Kevin Leander studies literacy and identity, learning as mobile social practice, spatial analysis and modeling, and learning ecologies as mediated by new technologies. His earlier research investigates how spatial and embodied perspectives may help us understand social processes in classroom interaction, as well as the relations between online and offline social spaces. In the present project he is invested in understanding how changing ways of seeing, representing, and “practicing” the body in social space are related to changing ways of thinking and learning. This work is presently focused on case studies of spatial analysis and modeling in professional work groups. Leander is also active in the Wired Up Project at Utrecht University. In Wired Up, he is examining the how social media practices are shaping the identity processes and learning experiences of immigrant youth. Outside of work, Leander’s own space-time pathway is greatly influenced by driving his children around.

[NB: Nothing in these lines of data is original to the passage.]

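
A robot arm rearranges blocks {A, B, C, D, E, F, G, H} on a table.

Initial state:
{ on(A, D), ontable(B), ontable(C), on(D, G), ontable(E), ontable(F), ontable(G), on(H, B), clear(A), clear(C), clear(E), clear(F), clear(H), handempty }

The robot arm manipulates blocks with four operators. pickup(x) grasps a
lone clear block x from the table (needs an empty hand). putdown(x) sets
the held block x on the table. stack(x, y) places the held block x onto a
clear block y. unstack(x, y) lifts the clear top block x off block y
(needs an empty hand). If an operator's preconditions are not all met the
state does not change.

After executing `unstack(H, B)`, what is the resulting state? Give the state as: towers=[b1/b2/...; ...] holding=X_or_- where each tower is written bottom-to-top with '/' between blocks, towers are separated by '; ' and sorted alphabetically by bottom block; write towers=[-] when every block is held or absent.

before: towers=[B/H; C; E; F; G/D/A] holding=-
pre[unstack(H, B)]: on(H,B) ✓, clear(H) ✓, handempty ✓
all met → apply unstack(H, B)
after:  towers=[B; C; E; F; G/D/A] holding=H

towers=[B; C; E; F; G/D/A] holding=H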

Ricardo Nemirovsky's photo

Ricardo Nemirovsky

San Diego State University

Ricardo Nemirovsky is a physicist by training who has directed educational projects in Argentina, Mexico, and USA. He received his doctorate in mathematics education in 1993, from Harvard University. His research focuses on the learning of mathematics and system dynamics at all grade levels. He has developed together with many other colleagues a body of work that supports the creation of a longitudinal strand on the mathematics of change across educational levels, highlights the centrality of bodily and kinesthetic activities in the learning of mathematics, and articulates a perspective on the role of tools for students' learning. In addition to several dozen research papers, he has co-authored curricular units, and has designed multiple devices for students' use. He is currently professor at the Department of Mathematics and Statistics, San Diego State University, and Director of the Center for Research in Mathematics and Science Education. His teaching includes courses on theories of learning, geometry, and educational technology.

Rogers Hall's photo

Rogers Hall

Vanderbilt University

Rogers Hall studies the organization and development of representational practices in technical and scientific work. How do people, practices and concepts change, in relation to each other, at different time scales? Settings for these studies include middle school classrooms, professional workplaces, and life off the school/work grid. Rogers wants to know how the body changes over biographical time to enact a disciplinary perspective. But he also wants to know how these perspectives change, as the body is deployed, dynamically, in interaction with other people, things, and the environment. On the Tangible Math project, Rogers does case studies of professional work groups engaged in spatial analysis and modeling. He also does design experiments on changing scale and modality for learning and teaching the mathematics of space and motion. The case studies and design experiments are intended to inform each other. Rogers has taught and done research at Vanderbilt University since 2002, following a decade of the same at the University of California, Berkeley. His doctorate is in Information and Computer Science (UC Irvine, 1990). Rogers swims a lot, mostly to deal with a persistent desire to go surfing. It doesn't work very well, but he tries not to be bitter about it.

James Muspratt's photo

James Muspratt

James is the web developer for Tangible Math.